If something is not right in the marriage, the question is always placed upon the wife’s performances and abilities? It’s always “you haven’t cooked enough,” or “you haven’t made yourself beautiful enough,” or “you need to spend more time with your kids,” or “more time cleaning”… in a shell, you need to lose yourself to these newly placed responsibilities. The unrealistic expectations that men place upon their wives is rarely explored and this is, a lot of the time, due to a patriarchal interpretation of Islamic texts.

I started internalizing the narrative that, if something was going wrong in my life, it’s because I wasn’t doing something right. And this is a narrative that, unfortunately, is often force-fed to a lot of women, and the responsibility for the most part is placed upon the woman in a lot of relationships, from divine to earthly.

So, why is so much emphasis placed upon the way a woman dresses? This is not to override the Qur’an and sunnah and the obligation for women to cover [which scholars already have a differing opinion on], but to ask why so much emphasis is placed upon this more so than being mentally stable, or being happy, or being dutiful to ones parents, or looking after the earth that Allah has given us, or being just and kind to ones own children.

I don’t ever see the Wallah Bros and Haram Police crying over the state of pollution and the rising number of people suffering from asthma, or the rising number of species falling on the endangered list. I don’t see any prominent Muslims speaking on the excessive amounts of meat many of the Muslim communities consume which, one, is abusive to our God-given bodies and, two, against the sunnah to eat so much meat and to buy into an industry that abuses animals endlessly.

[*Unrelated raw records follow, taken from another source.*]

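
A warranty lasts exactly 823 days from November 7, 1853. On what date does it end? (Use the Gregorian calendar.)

+365 (one year) → Nov 7, 1854 (458 left).
+365 (one year) → Nov 7, 1855 (93 left).
Nov has 30 days: +24 → Dec 1, 1855 (69 left).
Dec has 31 days: +31 → Jan 1, 1856 (38 left).
Jan has 31 days: +31 → Feb 1, 1856 (7 left).
+7 → Feb 8, 1856.

February 8, 1856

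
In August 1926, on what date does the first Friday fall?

August 1, 1926 is a Sunday.
The first Friday is therefore August 6 (5 days later).

August 6, 1926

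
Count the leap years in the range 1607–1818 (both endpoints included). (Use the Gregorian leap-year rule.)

Multiples of 4 in [1607,1818]: 53.
Of those, multiples of 100: 2 (not leap unless ÷400).
Multiples of 400: 0.
Leap years = 53 − 2 + 0 = 51.

51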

All of this suffering in the world, and yet still such emphasis is placed by men upon how I choose to display my modesty, to the point where it makes me feel like less of a Muslim if I don’t wear my hijab. The mainstream Islamic narrative, the patriarchal interpretations and constant bickering about visible modesty (like the hijab), has inextricably linked our subconscious perception of faith to how well we can display it outwardly, on how well we can cover up.

I’m classed as a standard ‘modern Muslim’ because I don’t want to wear my abayah or because my modest dress isn’t in ‘traditional’, ‘acceptable’, ‘cultural’ style. But people’s opinions, rulings and the like are fickle and they do change. The only opinion that matters, in the way I dress and in my relationship with God, is ultimately my own.

Anyways, what do you think? What has been your relationship with the overly-stressed issue of modesty in Islam?